信访,是指公民、法人或者其它组织采用书信、电子邮件、传真、电话、走访等形式,向各级人民政府、县级以上人民政府工作部门反映情况,提出建议、意见或者投诉请求,依法由有关行政机关处理的活动。以下是小编今天为大家精心准备的:涉诉信访与司法权威—从民意表达角度进行的考察相关法律论文,内容仅供参考,欢迎阅读!

涉诉信访与司法权威—从民意表达角度进行的考察全文如下:

【摘 要】信访制度是我国一项十分重要的民意表达制度,作为联系公共权力与普通群众之间的纽带,有效地调节着公权力机关与民众的关系。我国司法制度的基本模式是由中国共产党领导下所展开的人民司法,这既决定了我国司法与西方式司法模式的重大差别,也决定了作为执政党充分利用中国本土资源发展出的联系群众的基本方式之一的信访必将与由西学东渐而来的近代司法方式发生碰撞。“涉诉信访”这一概念的提出,即是这种“碰撞”尖锐化的一个标志,从长远角度看,真正对我国司法制度构成危险的既非所谓“信访大潮”的冲击,亦非对所谓“正当程序”的干扰,而是其背后所隐含的非制度化因素对于我国建立本土化的有效司法模式的阻碍。

【关键词】民意; 司法权威。

一、涉诉信访:围绕着诉讼的信访。

涉诉信访的概念正式被提出,最早是在最高人民法院于 2004年在湖南长沙召开的全国法院审判工作会议上,此前几波汹涌的“信访潮”已经使得各级法院不堪重负。信访工作引入司法体制中以后,在不知不觉中改变了自己的定位,变成了司法机关与当事人的一种“沟通机制”。

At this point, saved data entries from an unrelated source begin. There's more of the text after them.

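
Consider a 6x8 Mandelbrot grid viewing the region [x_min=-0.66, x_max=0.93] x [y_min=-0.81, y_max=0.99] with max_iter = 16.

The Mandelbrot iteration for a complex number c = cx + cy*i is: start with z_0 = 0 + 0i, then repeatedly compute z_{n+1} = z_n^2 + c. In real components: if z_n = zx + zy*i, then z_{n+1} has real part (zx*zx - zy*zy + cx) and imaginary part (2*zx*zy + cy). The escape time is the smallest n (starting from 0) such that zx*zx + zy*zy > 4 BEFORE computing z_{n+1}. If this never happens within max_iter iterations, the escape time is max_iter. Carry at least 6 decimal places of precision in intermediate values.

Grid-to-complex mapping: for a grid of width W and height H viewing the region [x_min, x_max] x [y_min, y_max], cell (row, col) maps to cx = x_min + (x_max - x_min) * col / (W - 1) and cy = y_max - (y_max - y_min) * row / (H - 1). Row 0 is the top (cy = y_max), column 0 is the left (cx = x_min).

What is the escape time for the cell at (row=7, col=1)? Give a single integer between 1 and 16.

z_0 = 0 + 0i, c = -0.3420 + -0.8100i
Iter 1: z = -0.3420 + -0.8100i, |z|^2 = 0.7731
Iter 2: z = -0.8811 + -0.2560i, |z|^2 = 0.8419
Iter 3: z = 0.3689 + -0.3589i, |z|^2 = 0.2649
Iter 4: z = -0.3348 + -1.0748i, |z|^2 = 1.2673
Iter 5: z = -1.3852 + -0.0904i, |z|^2 = 1.9268
Iter 6: z = 1.5685 + -0.5595i, |z|^2 = 2.7732
Iter 7: z = 1.8050 + -2.5652i, |z|^2 = 9.8385
Escaped at iteration 7

Answer: 7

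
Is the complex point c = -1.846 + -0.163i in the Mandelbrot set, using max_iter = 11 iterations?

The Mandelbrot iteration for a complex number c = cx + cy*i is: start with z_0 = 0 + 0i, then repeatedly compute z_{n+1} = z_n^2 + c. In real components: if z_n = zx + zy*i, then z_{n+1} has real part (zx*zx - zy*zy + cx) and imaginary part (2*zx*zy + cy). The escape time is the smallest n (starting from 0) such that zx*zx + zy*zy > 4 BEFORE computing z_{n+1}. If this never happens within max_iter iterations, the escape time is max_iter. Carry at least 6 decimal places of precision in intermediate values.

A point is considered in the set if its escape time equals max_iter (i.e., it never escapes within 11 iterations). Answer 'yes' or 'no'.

z_0 = 0 + 0i, c = -1.8460 + -0.1630i
Iter 1: z = -1.8460 + -0.1630i, |z|^2 = 3.4343
Iter 2: z = 1.5351 + 0.4388i, |z|^2 = 2.5492
Iter 3: z = 0.3181 + 1.1842i, |z|^2 = 1.5036
Iter 4: z = -3.1472 + 0.5905i, |z|^2 = 10.2535
Escaped at iteration 4

Answer: no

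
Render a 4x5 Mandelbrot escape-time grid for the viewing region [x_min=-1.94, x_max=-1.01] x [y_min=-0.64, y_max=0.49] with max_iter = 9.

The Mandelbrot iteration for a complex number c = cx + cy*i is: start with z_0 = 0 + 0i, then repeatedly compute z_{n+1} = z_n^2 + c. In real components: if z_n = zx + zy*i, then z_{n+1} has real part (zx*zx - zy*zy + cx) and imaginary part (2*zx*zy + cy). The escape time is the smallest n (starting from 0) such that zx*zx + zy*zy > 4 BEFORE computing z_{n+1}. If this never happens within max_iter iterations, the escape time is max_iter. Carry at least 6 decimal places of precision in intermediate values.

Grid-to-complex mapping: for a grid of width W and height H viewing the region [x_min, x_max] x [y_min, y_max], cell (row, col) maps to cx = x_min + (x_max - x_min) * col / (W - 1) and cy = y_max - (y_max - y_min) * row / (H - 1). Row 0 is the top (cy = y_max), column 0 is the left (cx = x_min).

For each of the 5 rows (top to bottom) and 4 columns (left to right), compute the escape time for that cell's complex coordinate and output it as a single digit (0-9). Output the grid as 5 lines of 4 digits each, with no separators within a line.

Answer: 1345
3479
5699
3469
1334

Derivation:
(row=0, col=0): c = -1.9400 + 0.4900i → escape time 1
(row=0, col=1): c = -1.6300 + 0.4900i → escape time 3
(row=0, col=2): c = -1.3200 + 0.4900i → escape time 4
(row=0, col=3): c = -1.0100 + 0.4900i → escape time 5
(row=1, col=0): c = -1.9400 + 0.2075i → escape time 3
(row=1, col=1): c = -1.6300 + 0.2075i → escape time 4
(row=1, col=2): c = -1.3200 + 0.2075i → escape time 7
(row=1, col=3): c = -1.0100 + 0.2075i → escape time 9
(row=2, col=0): c = -1.9400 + -0.0750i → escape time 5
(row=2, col=1): c = -1.6300 + -0.0750i → escape time 6
(row=2, col=2): c = -1.3200 + -0.0750i → escape time 9
(row=2, col=3): c = -1.0100 + -0.0750i → escape time 9
(row=3, col=0): c = -1.9400 + -0.3575i → escape time 3
(row=3, col=1): c = -1.6300 + -0.3575i → escape time 4
(row=3, col=2): c = -1.3200 + -0.3575i → escape time 6
(row=3, col=3): c = -1.0100 + -0.3575i → escape time 9
(row=4, col=0): c = -1.9400 + -0.6400i → escape time 1
(row=4, col=1): c = -1.6300 + -0.6400i → escape time 3
(row=4, col=2): c = -1.3200 + -0.6400i → escape time 3
(row=4, col=3): c = -1.0100 + -0.6400i → escape time 4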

对纠纷的解决,实际上是对相关人之间利益的一种再分配,当事人在诉讼中进行对抗的实质是为获得自身利益而进行的一种斗争,其利益在诉讼过程中的体现就是其主张为对其有利的裁判所支持,或者说获得了对其有利的纠纷处理结果。如果说在信访介入前,当事人一方获得有利于己方的裁判的唯一方式就是通过诉讼程序所赋予的表达自己主张的机会来影响法官对于案情的基本判断,那么,信访被引入司法制度以后,当事人就有了一条独立于诉讼程序之外的途径来表达自己的主张,而且由于信访在一定程度上对司法机关具有监督制约的功能,使其显示出一定程度上优于诉讼程序所能提供的表达机制对于法官的影响力。综上所述,我们可以大致得出涉诉信访的一般定义,即案件当事人一方为获得有利于己的裁判结果而针对司法机关发起的信访活动。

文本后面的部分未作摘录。